At half an hour from it is the
spring called Ain Bahr; three quarters of an hour beyond it is a high
level country, still on the western side of the summit of the mountain.
This district is called Watty el Bordj
WATTY EL BORDJ.
[p.26] [Arabic], from a small ruined tower. It is three or four hours in
length, and two in breadth. In the spring the Arabs Abid, Turkmans, and
Kourdines, here pasture their cattle. These Kourdines bring annually
into Syria from twenty to thirty thousand sheep, from the mountains of
Kourdistan; the greater part of which are consumed by Aleppo, Damascus,
and the mountains, as Syria does not produce a sufficient number for its
inhabitants. The Kourd sheep are larger than those of Syria, but their
flesh is less esteemed. The Kourd sheep-dealers first visit with their
flocks Aleppo, then Hama, Homs, and Baalbec; and what they do not sell
on the road, they bring to pasture at Watty el Bordj, whither the people
of Zahle, Deir el Kammar, and other towns in the mountains repair, and
buy up thousands of them, which they afterwards sell in retail to the
peasants of the mountains.
They buy them for ready money at twenty to thirty piastres a head, and
sell them two months afterwards at thirty to forty. The mountaineers of
the Druse and Maronite districts breed very few sheep, and very seldom
eat animal food.

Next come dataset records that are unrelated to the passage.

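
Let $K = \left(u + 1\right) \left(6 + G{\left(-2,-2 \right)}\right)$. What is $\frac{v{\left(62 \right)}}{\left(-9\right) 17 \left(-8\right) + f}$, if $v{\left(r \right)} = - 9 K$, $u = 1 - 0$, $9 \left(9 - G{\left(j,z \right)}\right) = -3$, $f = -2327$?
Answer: $\frac{276}{1103} \approx 0.25023$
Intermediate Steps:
$G{\left(j,z \right)} = \frac{28}{3}$ ($G{\left(j,z \right)} = 9 - - \frac{1}{3} = 9 + \frac{1}{3} = \frac{28}{3}$)
$u = 1$ ($u = 1 + 0 = 1$)
$K = \frac{92}{3}$ ($K = \left(1 + 1\right) \left(6 + \frac{28}{3}\right) = 2 \cdot \frac{46}{3} = \frac{92}{3} \approx 30.667$)
$v{\left(r \right)} = -276$ ($v{\left(r \right)} = \left(-9\right) \frac{92}{3} = -276$)
$\frac{v{\left(62 \right)}}{\left(-9\right) 17 \left(-8\right) + f} = - \frac{276}{\left(-9\right) 17 \left(-8\right) - 2327} = - \frac{276}{\left(-153\right) \left(-8\right) - 2327} = - \frac{276}{1224 - 2327} = - \frac{276}{-1103} = \left(-276\right) \left(- \frac{1}{1103}\right) = \frac{276}{1103}$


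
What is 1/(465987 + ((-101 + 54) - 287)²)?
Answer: 1/577543 ≈ 1.7315e-6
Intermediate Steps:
1/(465987 + ((-101 + 54) - 287)²) = 1/(465987 + (-47 - 287)²) = 1/(465987 + (-334)²) = 1/(465987 + 111556) = 1/577543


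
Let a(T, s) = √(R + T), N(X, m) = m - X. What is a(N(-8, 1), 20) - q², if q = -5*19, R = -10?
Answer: -9025 + I ≈ -9025.0 + 1.0*I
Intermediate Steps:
a(T, s) = √(-10 + T)
q = -95
a(N(-8, 1), 20) - q² = √(-10 + (1 - 1*(-8))) - 1*(-95)² = √(-10 + (1 + 8)) - 1*9025 = √(-10 + 9) - 9025 = √(-1) - 9025 = I - 9025 = -9025 + I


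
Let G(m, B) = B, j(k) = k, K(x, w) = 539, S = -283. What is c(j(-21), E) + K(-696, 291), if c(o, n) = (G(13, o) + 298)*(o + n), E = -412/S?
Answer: -1379550/283 ≈ -4874.7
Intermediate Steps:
E = 412/283 (E = -412/(-283) = -412*(-1/283) = 412/283 ≈ 1.4558)
c(o, n) = (298 + o)*(n + o) (c(o, n) = (o + 298)*(o + n) = (298 + o)*(n + o))
c(j(-21), E) + K(-696, 291) = ((-21)**2 + 298*(412/283) + 298*(-21) + (412/283)*(-21)) + 539 = (441 + 122776/283 - 6258 - 8652/283) + 539 = -1532087/283 + 539 = -1379550/283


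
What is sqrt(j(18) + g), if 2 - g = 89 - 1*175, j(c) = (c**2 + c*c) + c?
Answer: sqrt(754) ≈ 27.459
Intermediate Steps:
j(c) = c + 2*c**2 (j(c) = (c**2 + c**2) + c = 2*c**2 + c = c + 2*c**2)
g = 88 (g = 2 - (89 - 1*175) = 2 - (89 - 175) = 2 - 1*(-86) = 2 + 86 = 88)
sqrt(j(18) + g) = sqrt(18*(1 + 2*18) + 88) = sqrt(18*(1 + 36) + 88) = sqrt(18*37 + 88) = sqrt(666 + 88) = sqrt(754)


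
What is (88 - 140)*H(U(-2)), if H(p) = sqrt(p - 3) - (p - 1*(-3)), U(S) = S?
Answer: 52 - 52*I*sqrt(5) ≈ 52.0 - 116.28*I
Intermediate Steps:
H(p) = -3 + sqrt(-3 + p) - p (H(p) = sqrt(-3 + p) - (p + 3) = sqrt(-3 + p) - (3 + p) = sqrt(-3 + p) + (-3 - p) = -3 + sqrt(-3 + p) - p)
(88 - 140)*H(U(-2)) = (88 - 140)*(-3 + sqrt(-3 - 2) - 1*(-2)) = -52*(-3 + sqrt(-5) + 2) = -52*(-3 + I*sqrt(5) + 2) = -52*(-1 + I*sqrt(5)) = 52 - 52*I*sqrt(5)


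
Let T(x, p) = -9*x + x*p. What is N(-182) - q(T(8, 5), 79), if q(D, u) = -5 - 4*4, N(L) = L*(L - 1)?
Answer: 33327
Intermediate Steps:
N(L) = L*(-1 + L)
T(x, p) = -9*x + p*x
q(D, u) = -21 (q(D, u) = -5 - 16 = -21)
N(-182) - q(T(8, 5), 79) = -182*(-1 - 182) - 1*(-21) = -182*(-183) + 21 = 33306 + 21 = 33327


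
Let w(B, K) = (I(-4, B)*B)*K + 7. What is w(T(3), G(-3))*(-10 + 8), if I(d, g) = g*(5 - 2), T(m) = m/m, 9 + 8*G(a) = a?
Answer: -5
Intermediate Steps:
G(a) = -9/8 + a/8
T(m) = 1
I(d, g) = 3*g (I(d, g) = g*3 = 3*g)
w(B, K) = 7 + 3*K*B**2 (w(B, K) = ((3*B)*B)*K + 7 = (3*B**2)*K + 7 = 3*K*B**2 + 7 = 7 + 3*K*B**2)
w(T(3), G(-3))*(-10 + 8) = (7 + 3*(-9/8 + (1/8)*(-3))*1**2)*(-10 + 8) = (7 + 3*(-9/8 - 3/8)*1)*(-2) = (7 + 3*(-3/2)*1)*(-2) = (7 - 9/2)*(-2) = (5/2)*(-2) = -5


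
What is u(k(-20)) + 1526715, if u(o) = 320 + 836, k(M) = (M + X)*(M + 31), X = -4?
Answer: 1527871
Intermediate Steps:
k(M) = (-4 + M)*(31 + M) (k(M) = (M - 4)*(M + 31) = (-4 + M)*(31 + M))
u(o) = 1156
u(k(-20)) + 1526715 = 1156 + 1526715 = 1527871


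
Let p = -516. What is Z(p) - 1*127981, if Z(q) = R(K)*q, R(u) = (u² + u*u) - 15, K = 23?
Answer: -666169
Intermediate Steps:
R(u) = -15 + 2*u² (R(u) = (u² + u²) - 15 = 2*u² - 15 = -15 + 2*u²)
Z(q) = 1043*q (Z(q) = (-15 + 2*23²)*q = (-15 + 2*529)*q = (-15 + 1058)*q = 1043*q)
Z(p) - 1*127981 = 1043*(-516) - 1*127981 = -538188 - 127981 = -666169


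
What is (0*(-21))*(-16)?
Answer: 0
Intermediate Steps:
(0*(-21))*(-16) = 0*(-16) = 0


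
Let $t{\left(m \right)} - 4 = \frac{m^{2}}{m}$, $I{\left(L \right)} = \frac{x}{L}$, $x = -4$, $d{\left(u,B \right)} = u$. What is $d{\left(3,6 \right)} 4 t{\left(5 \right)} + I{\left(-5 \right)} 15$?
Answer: $120$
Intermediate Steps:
$I{\left(L \right)} = - \frac{4}{L}$
$t{\left(m \right)} = 4 + m$ ($t{\left(m \right)} = 4 + \frac{m^{2}}{m} = 4 + m$)
$d{\left(3,6 \right)} 4 t{\left(5 \right)} + I{\left(-5 \right)} 15 = 3 \cdot 4 \left(4 + 5\right) + - \frac{4}{-5} \cdot 15 = 12 \cdot 9 + \left(-4\right) \left(- \frac{1}{5}\right) 15 = 108 + \frac{4}{5} \cdot 15 = 108 + 12 = 120$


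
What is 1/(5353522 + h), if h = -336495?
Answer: 1/5017027 ≈ 1.9932e-7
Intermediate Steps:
1/(5353522 + h) = 1/(5353522 - 336495) = 1/5017027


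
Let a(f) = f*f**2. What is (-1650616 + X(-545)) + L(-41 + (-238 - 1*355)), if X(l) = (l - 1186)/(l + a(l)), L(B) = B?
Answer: -267302979460769/161879170 ≈ -1.6513e+6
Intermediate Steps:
a(f) = f**3
X(l) = (-1186 + l)/(l + l**3) (X(l) = (l - 1186)/(l + l**3) = (-1186 + l)/(l + l**3))
(-1650616 + X(-545)) + L(-41 + (-238 - 1*355)) = (-1650616 + (-1186 - 545)/(-545 + (-545)**3)) + (-41 + (-238 - 1*355)) = (-1650616 - 1731/(-545 - 161878625)) + (-41 + (-238 - 355)) = (-1650616 - 1731/(-161879170)) + (-41 - 593) = (-1650616 - 1/161879170*(-1731)) - 634 = (-1650616 + 1731/161879170) - 634 = -267200348066989/161879170 - 634 = -267302979460769/161879170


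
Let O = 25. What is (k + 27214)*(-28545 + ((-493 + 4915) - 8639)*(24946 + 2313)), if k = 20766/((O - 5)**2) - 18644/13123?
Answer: -2056941461496527333/656150 ≈ -3.1349e+12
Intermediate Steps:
k = 132527309/2624600 (k = 20766/((25 - 5)**2) - 18644/13123 = 20766/(20**2) - 18644*1/13123 = 20766/400 - 18644/13123 = 20766*(1/400) - 18644/13123 = 10383/200 - 18644/13123 = 132527309/2624600 ≈ 50.494)
(k + 27214)*(-28545 + ((-493 + 4915) - 8639)*(24946 + 2313)) = (132527309/2624600 + 27214)*(-28545 + ((-493 + 4915) - 8639)*(24946 + 2313)) = 71558391709*(-28545 + (4422 - 8639)*27259)/2624600 = 71558391709*(-28545 - 4217*27259)/2624600 = 71558391709*(-28545 - 114951203)/2624600 = (71558391709/2624600)*(-114979748) = -2056941461496527333/656150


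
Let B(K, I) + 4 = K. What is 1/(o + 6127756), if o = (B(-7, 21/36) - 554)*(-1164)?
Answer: 1/6785416 ≈ 1.4737e-7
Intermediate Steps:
B(K, I) = -4 + K
o = 657660 (o = ((-4 - 7) - 554)*(-1164) = (-11 - 554)*(-1164) = -565*(-1164) = 657660)
1/(o + 6127756) = 1/(657660 + 6127756) = 1/6785416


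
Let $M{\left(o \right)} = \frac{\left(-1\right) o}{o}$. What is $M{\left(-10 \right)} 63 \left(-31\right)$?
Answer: $1953$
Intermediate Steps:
$M{\left(o \right)} = -1$
$M{\left(-10 \right)} 63 \left(-31\right) = \left(-1\right) 63 \left(-31\right) = \left(-63\right) \left(-31\right) = 1953$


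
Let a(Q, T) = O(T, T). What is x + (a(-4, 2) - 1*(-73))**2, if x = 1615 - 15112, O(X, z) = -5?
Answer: -8873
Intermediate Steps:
a(Q, T) = -5
x = -13497
x + (a(-4, 2) - 1*(-73))**2 = -13497 + (-5 - 1*(-73))**2 = -13497 + (-5 + 73)**2 = -13497 + 68**2 = -13497 + 4624 = -8873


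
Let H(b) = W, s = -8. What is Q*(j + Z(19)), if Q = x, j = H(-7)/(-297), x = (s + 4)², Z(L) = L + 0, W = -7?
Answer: 90400/297 ≈ 304.38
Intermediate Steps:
Z(L) = L
H(b) = -7
x = 16 (x = (-8 + 4)² = (-4)² = 16)
j = 7/297 (j = -7/(-297) = -7*(-1/297) = 7/297 ≈ 0.023569)
Q = 16
Q*(j + Z(19)) = 16*(7/297 + 19) = 16*(5650/297) = 90400/297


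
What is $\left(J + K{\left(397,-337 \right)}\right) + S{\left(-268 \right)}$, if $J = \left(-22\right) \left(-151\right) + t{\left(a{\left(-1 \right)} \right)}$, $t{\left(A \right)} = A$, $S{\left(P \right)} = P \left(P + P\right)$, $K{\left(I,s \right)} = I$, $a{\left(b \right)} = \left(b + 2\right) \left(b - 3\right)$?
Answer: $147363$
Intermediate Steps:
$a{\left(b \right)} = \left(-3 + b\right) \left(2 + b\right)$ ($a{\left(b \right)} = \left(2 + b\right) \left(-3 + b\right) = \left(-3 + b\right) \left(2 + b\right)$)
$S{\left(P \right)} = 2 P^{2}$ ($S{\left(P \right)} = P 2 P = 2 P^{2}$)
$J = 3318$ ($J = \left(-22\right) \left(-151\right) - \left(5 - 1\right) = 3322 + \left(-6 + 1 + 1\right) = 3322 - 4 = 3318$)
$\left(J + K{\left(397,-337 \right)}\right) + S{\left(-268 \right)} = \left(3318 + 397\right) + 2 \left(-268\right)^{2} = 3715 + 2 \cdot 71824 = 3715 + 143648 = 147363$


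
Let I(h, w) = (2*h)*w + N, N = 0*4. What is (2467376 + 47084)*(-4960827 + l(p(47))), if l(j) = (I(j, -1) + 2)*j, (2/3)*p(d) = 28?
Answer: -12482460858660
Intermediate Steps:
p(d) = 42 (p(d) = (3/2)*28 = 42)
N = 0
I(h, w) = 2*h*w (I(h, w) = (2*h)*w + 0 = 2*h*w + 0 = 2*h*w)
l(j) = j*(2 - 2*j) (l(j) = (2*j*(-1) + 2)*j = (-2*j + 2)*j = (2 - 2*j)*j = j*(2 - 2*j))
(2467376 + 47084)*(-4960827 + l(p(47))) = (2467376 + 47084)*(-4960827 + 2*42*(1 - 1*42)) = 2514460*(-4960827 + 2*42*(1 - 42)) = 2514460*(-4960827 + 2*42*(-41)) = 2514460*(-4960827 - 3444) = 2514460*(-4964271) = -12482460858660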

On the approach of their respective great festivals,
(Christmas with the Maronites, and Ramadan with the Druses) each head of
a family kills one or two sheep; during the rest of the year, he feeds
his people on Borgul, with occasionally some old cow's, or goat's flesh.
It is only in the largest of the mountain towns of the Druses and
Maronites that flesh is brought daily to market.